De manière générale le roman ne manque pas d’humour ; mais un humour décalé, aux références multiples, mettant à contribution non seulement le fond mais aussi la narration elle-même. Je me suis retrouvée plusieurs fois à rire tout haut en pleine lecture, chose suffisamment rare pour être soulignée…

 

J’ai adoré ce roman et le considérais déjà, avant même de l’avoir terminé, comme l’un de mes préférés. Certes, évoquer la Shoah n’est pas la façon la plus originale de bouleverser le lecteur puisque le sujet a été traité un nombre incalculable de fois par tous les medias existants. Mais cette histoire va bien plus loin, elle a même l’ambition de s’infiltrer partout pour tenter d’approcher l’essence du Mal, de la Beauté, de Dieu.

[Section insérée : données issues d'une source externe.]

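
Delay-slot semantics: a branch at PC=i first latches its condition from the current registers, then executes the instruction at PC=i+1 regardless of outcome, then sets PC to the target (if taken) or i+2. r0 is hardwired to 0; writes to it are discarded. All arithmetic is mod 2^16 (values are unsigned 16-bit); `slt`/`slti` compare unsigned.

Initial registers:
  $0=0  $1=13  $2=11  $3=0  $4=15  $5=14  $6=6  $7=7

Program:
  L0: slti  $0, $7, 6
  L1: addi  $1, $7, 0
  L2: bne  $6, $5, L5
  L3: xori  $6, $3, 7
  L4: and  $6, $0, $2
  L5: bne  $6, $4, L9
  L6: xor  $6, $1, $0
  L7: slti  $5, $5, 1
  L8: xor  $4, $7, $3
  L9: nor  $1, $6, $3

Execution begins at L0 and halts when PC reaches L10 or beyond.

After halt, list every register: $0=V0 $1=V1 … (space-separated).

$0=0 $1=65528 $2=11 $3=0 $4=15 $5=14 $6=7 $7=7

  step pc=0: slti  $0, $7, 6  regs=(0,13,11,0,15,14,6,7)
  step pc=1: addi  $1, $7, 0  regs=(0,7,11,0,15,14,6,7)
  step pc=2: bne  $6, $5, L5  cond=T  regs=(0,7,11,0,15,14,6,7)
  step pc=3: xori  $6, $3, 7  regs=(0,7,11,0,15,14,7,7)
  step pc=5: bne  $6, $4, L9  cond=T  regs=(0,7,11,0,15,14,7,7)
  step pc=6: xor  $6, $1, $0  regs=(0,7,11,0,15,14,7,7)
  step pc=9: nor  $1, $6, $3  regs=(0,65528,11,0,15,14,7,7)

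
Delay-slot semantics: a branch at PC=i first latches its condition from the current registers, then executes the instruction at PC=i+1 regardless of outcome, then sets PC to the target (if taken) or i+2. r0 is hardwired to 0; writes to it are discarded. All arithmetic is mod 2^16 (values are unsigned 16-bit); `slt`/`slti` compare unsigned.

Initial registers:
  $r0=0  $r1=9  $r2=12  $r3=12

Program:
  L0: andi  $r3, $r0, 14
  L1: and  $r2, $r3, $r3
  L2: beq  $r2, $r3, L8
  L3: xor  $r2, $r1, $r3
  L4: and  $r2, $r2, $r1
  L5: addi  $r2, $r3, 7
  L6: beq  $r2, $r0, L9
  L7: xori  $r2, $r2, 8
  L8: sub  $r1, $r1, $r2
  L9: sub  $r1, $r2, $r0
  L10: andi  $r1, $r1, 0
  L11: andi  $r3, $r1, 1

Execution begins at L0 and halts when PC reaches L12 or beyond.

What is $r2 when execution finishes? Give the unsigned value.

PC=0  andi  $r3, $r0, 14     | $r0=0 $r1=9 $r2=12 $r3=0
PC=1  and  $r2, $r3, $r3     | $r0=0 $r1=9 $r2=0 $r3=0
PC=2  beq  $r2, $r3, L8      | $r0=0 $r1=9 $r2=0 $r3=0  [TAKEN]
PC=3  xor  $r2, $r1, $r3     | $r0=0 $r1=9 $r2=9 $r3=0
PC=8  sub  $r1, $r1, $r2     | $r0=0 $r1=0 $r2=9 $r3=0
PC=9  sub  $r1, $r2, $r0     | $r0=0 $r1=9 $r2=9 $r3=0
PC=10 andi  $r1, $r1, 0      | $r0=0 $r1=0 $r2=9 $r3=0
PC=11 andi  $r3, $r1, 1      | $r0=0 $r1=0 $r2=9 $r3=0

9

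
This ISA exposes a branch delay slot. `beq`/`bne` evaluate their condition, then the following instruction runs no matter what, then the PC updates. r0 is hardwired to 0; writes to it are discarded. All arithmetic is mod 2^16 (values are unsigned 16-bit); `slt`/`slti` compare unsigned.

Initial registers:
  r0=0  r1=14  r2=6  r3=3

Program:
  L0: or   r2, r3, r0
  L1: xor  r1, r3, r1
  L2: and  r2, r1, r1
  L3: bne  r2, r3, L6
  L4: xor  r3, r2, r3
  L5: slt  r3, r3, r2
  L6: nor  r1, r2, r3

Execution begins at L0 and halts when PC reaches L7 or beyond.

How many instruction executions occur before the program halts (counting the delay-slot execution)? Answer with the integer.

#0 or   r2, r3, r0 ; 0/14/3/3
#1 xor  r1, r3, r1 ; 0/13/3/3
#2 and  r2, r1, r1 ; 0/13/13/3
#3 bne  r2, r3, L6 ; 0/13/13/3 ; →target
#4 xor  r3, r2, r3 ; 0/13/13/14
#6 nor  r1, r2, r3 ; 0/65520/13/14

6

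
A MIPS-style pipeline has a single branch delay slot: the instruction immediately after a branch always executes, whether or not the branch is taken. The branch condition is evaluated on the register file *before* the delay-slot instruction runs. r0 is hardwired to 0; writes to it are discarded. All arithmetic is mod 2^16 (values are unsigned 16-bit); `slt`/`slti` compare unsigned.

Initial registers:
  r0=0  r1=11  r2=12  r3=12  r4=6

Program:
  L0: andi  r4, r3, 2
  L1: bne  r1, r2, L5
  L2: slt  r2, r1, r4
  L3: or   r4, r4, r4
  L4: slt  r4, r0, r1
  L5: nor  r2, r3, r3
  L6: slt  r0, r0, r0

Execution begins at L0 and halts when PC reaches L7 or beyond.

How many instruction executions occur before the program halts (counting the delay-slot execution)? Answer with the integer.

  step pc=0: andi  r4, r3, 2  regs=(0,11,12,12,0)
  step pc=1: bne  r1, r2, L5  cond=T  regs=(0,11,12,12,0)
  step pc=2: slt  r2, r1, r4  regs=(0,11,0,12,0)
  step pc=5: nor  r2, r3, r3  regs=(0,11,65523,12,0)
  step pc=6: slt  r0, r0, r0  regs=(0,11,65523,12,0)

5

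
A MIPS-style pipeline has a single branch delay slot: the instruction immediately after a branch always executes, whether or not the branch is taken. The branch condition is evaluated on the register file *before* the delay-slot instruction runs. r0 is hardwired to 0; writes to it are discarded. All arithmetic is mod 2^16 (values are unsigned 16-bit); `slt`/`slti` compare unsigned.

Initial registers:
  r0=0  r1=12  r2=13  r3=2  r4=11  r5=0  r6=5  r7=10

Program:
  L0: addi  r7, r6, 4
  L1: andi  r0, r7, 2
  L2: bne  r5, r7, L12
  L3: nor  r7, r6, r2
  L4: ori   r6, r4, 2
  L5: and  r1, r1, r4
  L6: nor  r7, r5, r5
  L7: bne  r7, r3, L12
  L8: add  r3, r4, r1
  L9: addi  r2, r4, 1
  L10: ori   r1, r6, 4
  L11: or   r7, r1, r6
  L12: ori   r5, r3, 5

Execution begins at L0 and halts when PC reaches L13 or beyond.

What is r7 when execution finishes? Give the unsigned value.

  step pc=0: addi  r7, r6, 4  regs=(0,12,13,2,11,0,5,9)
  step pc=1: andi  r0, r7, 2  regs=(0,12,13,2,11,0,5,9)
  step pc=2: bne  r5, r7, L12  cond=T  regs=(0,12,13,2,11,0,5,9)
  step pc=3: nor  r7, r6, r2  regs=(0,12,13,2,11,0,5,65522)
  step pc=12: ori   r5, r3, 5  regs=(0,12,13,2,11,7,5,65522)

65522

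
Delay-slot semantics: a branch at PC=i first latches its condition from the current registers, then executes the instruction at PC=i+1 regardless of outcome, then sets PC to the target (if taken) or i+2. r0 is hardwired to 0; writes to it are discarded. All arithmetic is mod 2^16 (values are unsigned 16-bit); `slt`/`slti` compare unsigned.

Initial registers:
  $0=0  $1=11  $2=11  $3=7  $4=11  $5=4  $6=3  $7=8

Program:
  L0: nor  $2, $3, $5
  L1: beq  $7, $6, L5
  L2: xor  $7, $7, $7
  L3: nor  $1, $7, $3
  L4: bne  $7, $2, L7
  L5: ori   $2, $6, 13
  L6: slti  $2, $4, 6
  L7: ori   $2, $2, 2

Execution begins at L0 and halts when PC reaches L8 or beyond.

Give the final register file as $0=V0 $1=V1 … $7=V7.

$0=0 $1=65528 $2=15 $3=7 $4=11 $5=4 $6=3 $7=0

#0 nor  $2, $3, $5 ; 0/11/65528/7/11/4/3/8
#1 beq  $7, $6, L5 ; 0/11/65528/7/11/4/3/8 ; →fallthru
#2 xor  $7, $7, $7 ; 0/11/65528/7/11/4/3/0
#3 nor  $1, $7, $3 ; 0/65528/65528/7/11/4/3/0
#4 bne  $7, $2, L7 ; 0/65528/65528/7/11/4/3/0 ; →target
#5 ori   $2, $6, 13 ; 0/65528/15/7/11/4/3/0
#7 ori   $2, $2, 2 ; 0/65528/15/7/11/4/3/0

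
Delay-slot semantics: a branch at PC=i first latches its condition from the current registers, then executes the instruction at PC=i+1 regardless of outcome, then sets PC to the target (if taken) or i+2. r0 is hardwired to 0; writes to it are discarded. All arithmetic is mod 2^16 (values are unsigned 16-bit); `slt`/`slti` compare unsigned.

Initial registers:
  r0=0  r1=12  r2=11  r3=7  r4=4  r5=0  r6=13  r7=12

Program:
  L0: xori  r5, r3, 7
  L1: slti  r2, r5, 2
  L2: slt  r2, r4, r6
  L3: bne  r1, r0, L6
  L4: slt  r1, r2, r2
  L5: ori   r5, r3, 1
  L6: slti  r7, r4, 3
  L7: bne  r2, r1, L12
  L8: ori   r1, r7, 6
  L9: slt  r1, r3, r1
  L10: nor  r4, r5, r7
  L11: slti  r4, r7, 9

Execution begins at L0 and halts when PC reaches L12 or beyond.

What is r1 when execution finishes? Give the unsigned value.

  step pc=0: xori  r5, r3, 7  regs=(0,12,11,7,4,0,13,12)
  step pc=1: slti  r2, r5, 2  regs=(0,12,1,7,4,0,13,12)
  step pc=2: slt  r2, r4, r6  regs=(0,12,1,7,4,0,13,12)
  step pc=3: bne  r1, r0, L6  cond=T  regs=(0,12,1,7,4,0,13,12)
  step pc=4: slt  r1, r2, r2  regs=(0,0,1,7,4,0,13,12)
  step pc=6: slti  r7, r4, 3  regs=(0,0,1,7,4,0,13,0)
  step pc=7: bne  r2, r1, L12  cond=T  regs=(0,0,1,7,4,0,13,0)
  step pc=8: ori   r1, r7, 6  regs=(0,6,1,7,4,0,13,0)

6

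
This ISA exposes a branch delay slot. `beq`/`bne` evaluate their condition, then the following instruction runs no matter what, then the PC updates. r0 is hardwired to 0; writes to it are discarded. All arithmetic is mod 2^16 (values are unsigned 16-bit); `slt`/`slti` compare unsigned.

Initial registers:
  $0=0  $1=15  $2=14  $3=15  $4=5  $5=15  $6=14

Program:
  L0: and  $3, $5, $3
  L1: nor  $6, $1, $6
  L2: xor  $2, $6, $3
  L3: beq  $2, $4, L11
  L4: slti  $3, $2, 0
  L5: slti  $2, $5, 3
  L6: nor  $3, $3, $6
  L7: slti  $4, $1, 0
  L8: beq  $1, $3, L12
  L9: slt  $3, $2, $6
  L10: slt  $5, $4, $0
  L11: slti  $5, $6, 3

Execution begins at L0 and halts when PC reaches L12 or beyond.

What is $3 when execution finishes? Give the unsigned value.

#0 and  $3, $5, $3 ; 0/15/14/15/5/15/14
#1 nor  $6, $1, $6 ; 0/15/14/15/5/15/65520
#2 xor  $2, $6, $3 ; 0/15/65535/15/5/15/65520
#3 beq  $2, $4, L11 ; 0/15/65535/15/5/15/65520 ; →fallthru
#4 slti  $3, $2, 0 ; 0/15/65535/0/5/15/65520
#5 slti  $2, $5, 3 ; 0/15/0/0/5/15/65520
#6 nor  $3, $3, $6 ; 0/15/0/15/5/15/65520
#7 slti  $4, $1, 0 ; 0/15/0/15/0/15/65520
#8 beq  $1, $3, L12 ; 0/15/0/15/0/15/65520 ; →target
#9 slt  $3, $2, $6 ; 0/15/0/1/0/15/65520

1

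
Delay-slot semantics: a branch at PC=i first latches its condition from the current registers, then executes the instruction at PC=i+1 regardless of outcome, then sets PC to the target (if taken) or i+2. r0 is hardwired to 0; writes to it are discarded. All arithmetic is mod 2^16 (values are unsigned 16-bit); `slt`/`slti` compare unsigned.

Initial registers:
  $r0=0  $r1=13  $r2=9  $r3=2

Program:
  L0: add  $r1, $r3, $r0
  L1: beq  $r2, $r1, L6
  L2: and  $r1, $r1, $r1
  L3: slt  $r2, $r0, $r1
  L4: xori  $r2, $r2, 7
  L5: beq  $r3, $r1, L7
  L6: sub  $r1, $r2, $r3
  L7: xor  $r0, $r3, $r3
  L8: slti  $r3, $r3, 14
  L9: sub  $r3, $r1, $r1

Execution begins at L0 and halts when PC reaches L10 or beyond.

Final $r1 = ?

#0 add  $r1, $r3, $r0 ; 0/2/9/2
#1 beq  $r2, $r1, L6 ; 0/2/9/2 ; →fallthru
#2 and  $r1, $r1, $r1 ; 0/2/9/2
#3 slt  $r2, $r0, $r1 ; 0/2/1/2
#4 xori  $r2, $r2, 7 ; 0/2/6/2
#5 beq  $r3, $r1, L7 ; 0/2/6/2 ; →target
#6 sub  $r1, $r2, $r3 ; 0/4/6/2
#7 xor  $r0, $r3, $r3 ; 0/4/6/2
#8 slti  $r3, $r3, 14 ; 0/4/6/1
#9 sub  $r3, $r1, $r1 ; 0/4/6/0

4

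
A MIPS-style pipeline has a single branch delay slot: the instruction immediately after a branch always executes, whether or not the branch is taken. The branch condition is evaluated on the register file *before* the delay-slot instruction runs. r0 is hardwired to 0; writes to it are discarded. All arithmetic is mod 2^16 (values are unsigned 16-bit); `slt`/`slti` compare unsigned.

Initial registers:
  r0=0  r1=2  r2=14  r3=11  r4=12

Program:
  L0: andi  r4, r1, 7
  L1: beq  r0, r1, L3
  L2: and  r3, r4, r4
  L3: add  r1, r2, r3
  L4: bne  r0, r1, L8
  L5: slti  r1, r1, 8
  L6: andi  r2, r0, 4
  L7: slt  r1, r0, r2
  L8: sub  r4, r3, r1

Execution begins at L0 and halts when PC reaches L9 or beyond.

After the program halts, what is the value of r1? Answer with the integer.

[0] andi  r4, r1, 7  →  {r0:0, r1:2, r2:14, r3:11, r4:2}
[1] beq  r0, r1, L3  →  {r0:0, r1:2, r2:14, r3:11, r4:2}  ⟨branch fallthrough⟩
[2] and  r3, r4, r4  →  {r0:0, r1:2, r2:14, r3:2, r4:2}
[3] add  r1, r2, r3  →  {r0:0, r1:16, r2:14, r3:2, r4:2}
[4] bne  r0, r1, L8  →  {r0:0, r1:16, r2:14, r3:2, r4:2}  ⟨branch taken⟩
[5] slti  r1, r1, 8  →  {r0:0, r1:0, r2:14, r3:2, r4:2}
[8] sub  r4, r3, r1  →  {r0:0, r1:0, r2:14, r3:2, r4:2}

0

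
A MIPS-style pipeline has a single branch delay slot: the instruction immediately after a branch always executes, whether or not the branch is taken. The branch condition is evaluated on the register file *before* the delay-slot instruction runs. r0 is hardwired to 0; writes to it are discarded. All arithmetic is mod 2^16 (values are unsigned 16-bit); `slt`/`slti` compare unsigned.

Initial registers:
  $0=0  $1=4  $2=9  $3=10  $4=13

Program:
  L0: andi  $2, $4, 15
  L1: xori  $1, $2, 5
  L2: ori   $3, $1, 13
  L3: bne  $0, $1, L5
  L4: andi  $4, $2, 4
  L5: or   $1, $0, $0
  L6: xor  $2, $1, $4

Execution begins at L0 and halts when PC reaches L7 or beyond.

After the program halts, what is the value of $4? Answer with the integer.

4

[0] andi  $2, $4, 15  →  {$0:0, $1:4, $2:13, $3:10, $4:13}
[1] xori  $1, $2, 5  →  {$0:0, $1:8, $2:13, $3:10, $4:13}
[2] ori   $3, $1, 13  →  {$0:0, $1:8, $2:13, $3:13, $4:13}
[3] bne  $0, $1, L5  →  {$0:0, $1:8, $2:13, $3:13, $4:13}  ⟨branch taken⟩
[4] andi  $4, $2, 4  →  {$0:0, $1:8, $2:13, $3:13, $4:4}
[5] or   $1, $0, $0  →  {$0:0, $1:0, $2:13, $3:13, $4:4}
[6] xor  $2, $1, $4  →  {$0:0, $1:0, $2:4, $3:13, $4:4}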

Ne serait-ce que pour une question de sonorité, je trouve cette traduction de Jo Confesso merveilleusement bien trouvée. Confiteor est un titre à la juste mesure du récit qu’il nomme, classe, imposant, majestueux. Quant au contenu du livre lui-même, il a sûrement été un casse-tête à traduire, je tire donc mon chapeau à Edmond Raillat qui ne peut qu’avoir une part de mérite dans la beauté de l’oeuvre.